Sunday, February 3, 2013

CD Review: m b v - MY BLOODY VALENTINE


(Independent)

Twenty-one years. Yes, it really has been that long since we last heard from My Bloody Valentine. With even more rumours than The Avalanches surrounding the existence or otherwise of this long-awaited album, is the summation of lost albums, million dollar home studios that ‘weren’t right’, tapes of 60 hours of psychedelic jamming, dozens of missed release dates and unexpected reformations any good? Yes, very.

Expecting a band to resemble itself after this long a break is a big ask, but this album is a grandiose example of the militant perfectionism front-man Kevin Shields is known for; like it or not, this is the album he wanted to make, the way he wanted to make it, released as he wanted to release it (website crashing aside).
For a band whose music assuages any sense of pressure, there is a huge weight of expectation around m b v, and it was always going to be a fascinating listen.

Renown for making guitars sound like you’re underwater in a ferociously bubbling hot spring, the opening seconds of first song she found now lets you know nothing has changed on that front.
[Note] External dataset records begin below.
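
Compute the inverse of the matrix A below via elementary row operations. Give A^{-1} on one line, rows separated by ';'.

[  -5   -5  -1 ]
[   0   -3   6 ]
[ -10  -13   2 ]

inverse = [-12/5 -23/30 11/10; 2 2/3 -1; 1 1/2 -1/2]

Gauss-Jordan on [A | I]:
R1 <- (1/-5)*R1:  [    1     1   1/5  |  -1/5     0     0 ]
R3 <- R3 - (-10)*R1:  [  0  -3   4  |  -2   0   1 ]
R2 <- (1/-3)*R2:  [    0     1    -2  |     0  -1/3     0 ]
R1 <- R1 - (1)*R2:  [    1     0  11/5  |  -1/5   1/3     0 ]
R3 <- R3 - (-3)*R2:  [  0   0  -2  |  -2  -1   1 ]
R3 <- (1/-2)*R3:  [    0     0     1  |     1   1/2  -1/2 ]
R1 <- R1 - (11/5)*R3:  [      1       0       0  |   -12/5  -23/30   11/10 ]
R2 <- R2 - (-2)*R3:  [   0    1    0  |    2  2/3   -1 ]
Right block of [I | A^{-1}] is the inverse:
[ -12/5  -23/30  11/10 ]
[     2     2/3     -1 ]
[     1     1/2   -1/2 ]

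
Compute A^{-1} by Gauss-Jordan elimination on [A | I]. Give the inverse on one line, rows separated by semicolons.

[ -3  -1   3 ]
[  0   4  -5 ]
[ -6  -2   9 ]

Gauss-Jordan on [A | I]:
R1 <- (1/-3)*R1:  [    1   1/3    -1  |  -1/3     0     0 ]
R3 <- R3 - (-6)*R1:  [  0   0   3  |  -2   0   1 ]
R2 <- (1/4)*R2:  [    0     1  -5/4  |     0   1/4     0 ]
R1 <- R1 - (1/3)*R2:  [     1      0  -7/12  |   -1/3  -1/12      0 ]
R3 <- (1/3)*R3:  [    0     0     1  |  -2/3     0   1/3 ]
R1 <- R1 - (-7/12)*R3:  [      1       0       0  |  -13/18   -1/12    7/36 ]
R2 <- R2 - (-5/4)*R3:  [    0     1     0  |  -5/6   1/4  5/12 ]
Right block of [I | A^{-1}] is the inverse:
[ -13/18  -1/12  7/36 ]
[   -5/6    1/4  5/12 ]
[   -2/3      0   1/3 ]

inverse = [-13/18 -1/12 7/36; -5/6 1/4 5/12; -2/3 0 1/3]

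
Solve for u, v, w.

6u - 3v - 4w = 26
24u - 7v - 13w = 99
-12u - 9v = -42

(2, 2, -5)

Forward elimination on [A|b]:
R2 <- R2 - (4)*R1:  [  0   5   3  -5 ]
R3 <- R3 - (-2)*R1:  [   0  -15   -8   10 ]
R3 <- R3 - (-3)*R2:  [  0   0   1  -5 ]
Row echelon form:
[ 6  -3  -4  |  26 ]
[ 0   5   3  |  -5 ]
[ 0   0   1  |  -5 ]
Back-substitution:
w = (-5) / 1 = -5
v = (-5 - (3)*(-5)) / 5 = 2
u = (26 - (-3)*(2) - (-4)*(-5)) / 6 = 2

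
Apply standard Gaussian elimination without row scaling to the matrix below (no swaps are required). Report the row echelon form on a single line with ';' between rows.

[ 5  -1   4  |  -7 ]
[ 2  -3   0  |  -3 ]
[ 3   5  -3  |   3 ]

Forward elimination:
R2 <- R2 - (2/5)*R1:  [     0  -13/5   -8/5   -1/5 ]
R3 <- R3 - (3/5)*R1:  [     0   28/5  -27/5   36/5 ]
R3 <- R3 - (-28/13)*R2:  [       0        0  -115/13    88/13 ]
Row echelon form:
[ 5     -1        4  |     -7 ]
[ 0  -13/5     -8/5  |   -1/5 ]
[ 0      0  -115/13  |  88/13 ]

REF = [5 -1 4 -7; 0 -13/5 -8/5 -1/5; 0 0 -115/13 88/13]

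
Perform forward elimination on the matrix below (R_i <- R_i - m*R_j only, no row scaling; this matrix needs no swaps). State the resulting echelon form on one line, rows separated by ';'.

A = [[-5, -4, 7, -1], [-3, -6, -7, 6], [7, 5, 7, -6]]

REF = [-5 -4 7 -1; 0 -18/5 -56/5 33/5; 0 0 56/3 -17/2]

Forward elimination:
R2 <- R2 - (3/5)*R1:  [     0  -18/5  -56/5   33/5 ]
R3 <- R3 - (-7/5)*R1:  [     0   -3/5   84/5  -37/5 ]
R3 <- R3 - (1/6)*R2:  [     0      0   56/3  -17/2 ]
Row echelon form:
[ -5     -4      7     -1 ]
[  0  -18/5  -56/5   33/5 ]
[  0      0   56/3  -17/2 ]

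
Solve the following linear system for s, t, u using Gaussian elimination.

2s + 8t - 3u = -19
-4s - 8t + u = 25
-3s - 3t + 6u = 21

Forward elimination on [A|b]:
R2 <- R2 - (-2)*R1:  [   0    8   -5  -13 ]
R3 <- R3 - (-3/2)*R1:  [     0      9    3/2  -15/2 ]
R3 <- R3 - (9/8)*R2:  [    0     0  57/8  57/8 ]
Row echelon form:
[ 2  8    -3  |   -19 ]
[ 0  8    -5  |   -13 ]
[ 0  0  57/8  |  57/8 ]
Back-substitution:
u = (57/8) / (57/8) = 1
t = (-13 - (-5)*(1)) / 8 = -1
s = (-19 - (8)*(-1) - (-3)*(1)) / 2 = -4

(-4, -1, 1)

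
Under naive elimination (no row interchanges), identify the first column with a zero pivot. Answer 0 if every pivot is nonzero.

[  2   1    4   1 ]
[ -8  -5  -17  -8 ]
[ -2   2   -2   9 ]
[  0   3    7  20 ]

Naive forward elimination:
R2 <- R2 - (-4)*R1:  [  0  -1  -1  -4 ]
R3 <- R3 - (-1)*R1:  [  0   3   2  10 ]
R3 <- R3 - (-3)*R2:  [  0   0  -1  -2 ]
R4 <- R4 - (-3)*R2:  [ 0  0  4  8 ]
R4 <- R4 - (-4)*R3:  [ 0  0  0  0 ]
Matrix at this point:
[ 2   1   4   1 ]
[ 0  -1  -1  -4 ]
[ 0   0  -1  -2 ]
[ 0   0   0   0 ]
Pivot entry (4,4) in the last row is zero and there are no rows below to swap with -> zero pivot in column 4 (A is singular).

first zero-pivot column = 4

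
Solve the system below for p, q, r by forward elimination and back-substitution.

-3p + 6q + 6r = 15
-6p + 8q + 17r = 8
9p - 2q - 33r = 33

(-3, 3, -2)

Forward elimination on [A|b]:
R2 <- R2 - (2)*R1:  [   0   -4    5  -22 ]
R3 <- R3 - (-3)*R1:  [   0   16  -15   78 ]
R3 <- R3 - (-4)*R2:  [   0    0    5  -10 ]
Row echelon form:
[ -3   6  6  |   15 ]
[  0  -4  5  |  -22 ]
[  0   0  5  |  -10 ]
Back-substitution:
r = (-10) / 5 = -2
q = (-22 - (5)*(-2)) / -4 = 3
p = (15 - (6)*(3) - (6)*(-2)) / -3 = -3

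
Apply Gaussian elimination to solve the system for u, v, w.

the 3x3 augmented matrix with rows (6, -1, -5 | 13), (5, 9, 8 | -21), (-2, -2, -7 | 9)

Forward elimination on [A|b]:
R2 <- R2 - (5/6)*R1:  [      0    59/6    73/6  -191/6 ]
R3 <- R3 - (-1/3)*R1:  [     0   -7/3  -26/3   40/3 ]
R3 <- R3 - (-14/59)*R2:  [       0        0  -341/59   341/59 ]
Row echelon form:
[ 6    -1       -5  |      13 ]
[ 0  59/6     73/6  |  -191/6 ]
[ 0     0  -341/59  |  341/59 ]
Back-substitution:
w = (341/59) / (-341/59) = -1
v = (-191/6 - (73/6)*(-1)) / (59/6) = -2
u = (13 - (-1)*(-2) - (-5)*(-1)) / 6 = 1

(1, -2, -1)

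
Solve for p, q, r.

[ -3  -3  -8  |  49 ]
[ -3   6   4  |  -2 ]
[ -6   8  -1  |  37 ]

(-4, 1, -5)

Forward elimination on [A|b]:
R2 <- R2 - (1)*R1:  [   0    9   12  -51 ]
R3 <- R3 - (2)*R1:  [   0   14   15  -61 ]
R3 <- R3 - (14/9)*R2:  [     0      0  -11/3   55/3 ]
Row echelon form:
[ -3  -3     -8  |    49 ]
[  0   9     12  |   -51 ]
[  0   0  -11/3  |  55/3 ]
Back-substitution:
r = (55/3) / (-11/3) = -5
q = (-51 - (12)*(-5)) / 9 = 1
p = (49 - (-3)*(1) - (-8)*(-5)) / -3 = -4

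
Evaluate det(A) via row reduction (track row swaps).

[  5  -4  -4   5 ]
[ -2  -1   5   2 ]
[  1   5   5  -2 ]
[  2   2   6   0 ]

det(A) = 332

Forward elimination:
R2 <- R2 - (-2/5)*R1:  [     0  -13/5   17/5      4 ]
R3 <- R3 - (1/5)*R1:  [    0  29/5  29/5    -3 ]
R4 <- R4 - (2/5)*R1:  [    0  18/5  38/5    -2 ]
R3 <- R3 - (-29/13)*R2:  [      0       0  174/13   77/13 ]
R4 <- R4 - (-18/13)*R2:  [      0       0  160/13   46/13 ]
R4 <- R4 - (80/87)*R3:  [       0        0        0  -166/87 ]
Upper-triangular form:
[ 5     -4      -4        5 ]
[ 0  -13/5    17/5        4 ]
[ 0      0  174/13    77/13 ]
[ 0      0       0  -166/87 ]
det(A) = (-1)^0 * (5) * (-13/5) * (174/13) * (-166/87) = 332  (0 row swaps -> sign +1)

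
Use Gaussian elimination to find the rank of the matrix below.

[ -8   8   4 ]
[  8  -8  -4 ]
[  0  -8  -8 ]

Row reduction:
R2 <- R2 - (-1)*R1:  [ 0  0  0 ]
R2 <-> R3   (pivot in column 2 was zero)
[ -8   8   4 ]
[  0  -8  -8 ]
[  0   0   0 ]
Row echelon form:
[ -8   8   4 ]
[  0  -8  -8 ]
[  0   0   0 ]
Nonzero rows / pivot columns: 2

rank(A) = 2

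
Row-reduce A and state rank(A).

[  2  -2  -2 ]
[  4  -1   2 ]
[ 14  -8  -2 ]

rank(A) = 2

Row reduction:
R2 <- R2 - (2)*R1:  [ 0  3  6 ]
R3 <- R3 - (7)*R1:  [  0   6  12 ]
R3 <- R3 - (2)*R2:  [ 0  0  0 ]
Row echelon form:
[ 2  -2  -2 ]
[ 0   3   6 ]
[ 0   0   0 ]
Nonzero rows / pivot columns: 2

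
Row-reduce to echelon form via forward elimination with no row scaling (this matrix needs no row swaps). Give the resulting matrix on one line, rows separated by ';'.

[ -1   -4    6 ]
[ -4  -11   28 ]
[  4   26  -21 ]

REF = [-1 -4 6; 0 5 4; 0 0 -5]

Forward elimination:
R2 <- R2 - (4)*R1:  [ 0  5  4 ]
R3 <- R3 - (-4)*R1:  [  0  10   3 ]
R3 <- R3 - (2)*R2:  [  0   0  -5 ]
Row echelon form:
[ -1  -4   6 ]
[  0   5   4 ]
[  0   0  -5 ]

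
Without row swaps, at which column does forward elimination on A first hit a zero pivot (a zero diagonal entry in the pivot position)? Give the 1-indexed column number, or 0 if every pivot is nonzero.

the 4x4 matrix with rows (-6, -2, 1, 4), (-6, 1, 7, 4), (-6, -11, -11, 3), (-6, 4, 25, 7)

Naive forward elimination:
R2 <- R2 - (1)*R1:  [ 0  3  6  0 ]
R3 <- R3 - (1)*R1:  [   0   -9  -12   -1 ]
R4 <- R4 - (1)*R1:  [  0   6  24   3 ]
R3 <- R3 - (-3)*R2:  [  0   0   6  -1 ]
R4 <- R4 - (2)*R2:  [  0   0  12   3 ]
R4 <- R4 - (2)*R3:  [ 0  0  0  5 ]
All pivots nonzero; naive elimination completes without hitting a zero pivot.

first zero-pivot column = 0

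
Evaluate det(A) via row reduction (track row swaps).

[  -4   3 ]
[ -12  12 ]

det(A) = -12

Forward elimination:
R2 <- R2 - (3)*R1:  [ 0  3 ]
Upper-triangular form:
[ -4  3 ]
[  0  3 ]
det(A) = (-1)^0 * (-4) * (3) = -12  (0 row swaps -> sign +1)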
It is glorious, time-bending music the likes of which they pioneered and no one in the intervening years managed to replicate, despite Billy Corgan spending thousands of dollars and hiring Loveless producer Alan Moulder to try and guitarists the world over pouring over rare interviews with Shields to get his ‘glide guitar’ technique down; this sound is theirs alone. Resisting temptation to put that first song on repeat, the album sprawls forth, and as expected, is as much about sound as song. Previous releases found their sonic experiments hewn into pointedly pop songs or explored emotions that found resonance in the layers of sound and cyclical rhythms the band produced. Here, few influences of the last twenty years have crept in, with only the rhythms of drum and bass making their much-vaunted impact on the final two tracks. Drums may be slightly more martial and feature less of the twists and turns drummer Colm Ó Cíosóig brought to the pioneering album Isn’t Anything.

Some sections sound as though they were recorded in the 1990s and the band’s recommendation to download their album using ‘an Ethernet cable’ reflects the time warp that Shields and co. may be living in. Like the colour silver, this is dated yet futuristic music. Tracks nothing is and the closing wonder 2 have set blogs alight with the more forceful and vicious sounds they channelled on their earliest EPs. Churning drums patterns and cyclical guitar parts burn white hot, suggesting there is nothing in the My Bloody Valentine DNA that suggests ageing gracefully. new you is the only song yet to be played live, sung by bassist Blinda Butcher it is the most reminiscent of the band as we left them; Butcher’s dulcet melody to the fore and a sharp pop song flayed wide open with copious tremeloed guitars. Mbv is as varied and as monumental as could have been hoped for. May this is the beginning of a new season for this most incredible and surprising of bands. It’s hard to believe, but expectations for their first Australian tour since 1992 have just been raised even higher.